Love’s handling of the status of a bulletin was, in short, an intellectually lazy decision that set aside traditional thinking on the nature of contracts in higher education law without bothering to offer a single case or even a single reason to substantiate the opinion.
But even if Love’s opinion on the status of a bulletin was correct, changes in the nature of the academy would highlight the dangerous standard that Judge Erwin applied. In the academy of the 1980s, faculty peer pressure—if nothing else—would have mitigated against or prevented altogether the sort of behavior we saw in the Duke case. Even if a few bad apples—say, someone like Houston Baker—might have misbehaved, enough intellectual diversity existed among the faculty for professors to have stood up and demanded that the administration enforce Duke policies.
In this sort of environment, a “breach of contract” charge would have been far more likely to have focused on exactly the kind of picayune detail at the heart of the Love case (was an exam required within 36 months or 24 months?) than on an issue of fundamental academic importance (can faculty go after their own students if they think that doing so will advance their pedagogical interests?).

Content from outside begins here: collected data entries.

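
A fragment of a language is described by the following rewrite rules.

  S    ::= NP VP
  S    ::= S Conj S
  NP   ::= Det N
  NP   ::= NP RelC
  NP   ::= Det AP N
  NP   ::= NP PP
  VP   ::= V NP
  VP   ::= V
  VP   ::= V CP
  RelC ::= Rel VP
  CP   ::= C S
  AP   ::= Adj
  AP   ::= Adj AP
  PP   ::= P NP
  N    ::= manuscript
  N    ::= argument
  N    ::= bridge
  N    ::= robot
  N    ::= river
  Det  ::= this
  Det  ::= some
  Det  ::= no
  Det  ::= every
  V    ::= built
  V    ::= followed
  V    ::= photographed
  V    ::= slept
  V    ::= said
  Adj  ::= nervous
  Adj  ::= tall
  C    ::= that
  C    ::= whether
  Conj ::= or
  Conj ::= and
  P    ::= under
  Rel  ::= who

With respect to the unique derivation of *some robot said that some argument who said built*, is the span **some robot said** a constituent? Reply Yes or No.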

The 23 years since Duke expelled John Love, however, has featured an academic revolution. A glance through the homepage of the Foundation for Individual Rights in Education (FIRE) testifies to the war on student rights—ranging from speech codes to the Univ. of Delaware’s Orwellian “diversity” residential affairs program. The composition of the faculty, meanwhile, has changed radically: the triumph of the race/class/gender paradigm in the humanities and (most) social science departments has combined with an obsessive emphasis on “diversity” (except of the intellectual and pedagogical type) to produce a faculty wildly skewed in one direction on key pedagogical and intellectual issues.
As the Duke case spectacularly demonstrated, no one can count on peer pressure to ensure that “activist” faculty members behave according to minimal professional standards. In such an atmosphere, saying that the faculty handbook and student bulletin don’t constitute legally binding documents amounts to saying that the two guides aren’t worth the scraps of paper on which they’re written.
In short, in the contemporary academy, the written requirements of the bulletin or the faculty handbook can provide the only defense against faculty groupthink. Love, in this respect, is not only bad law: it’s disastrous for higher education.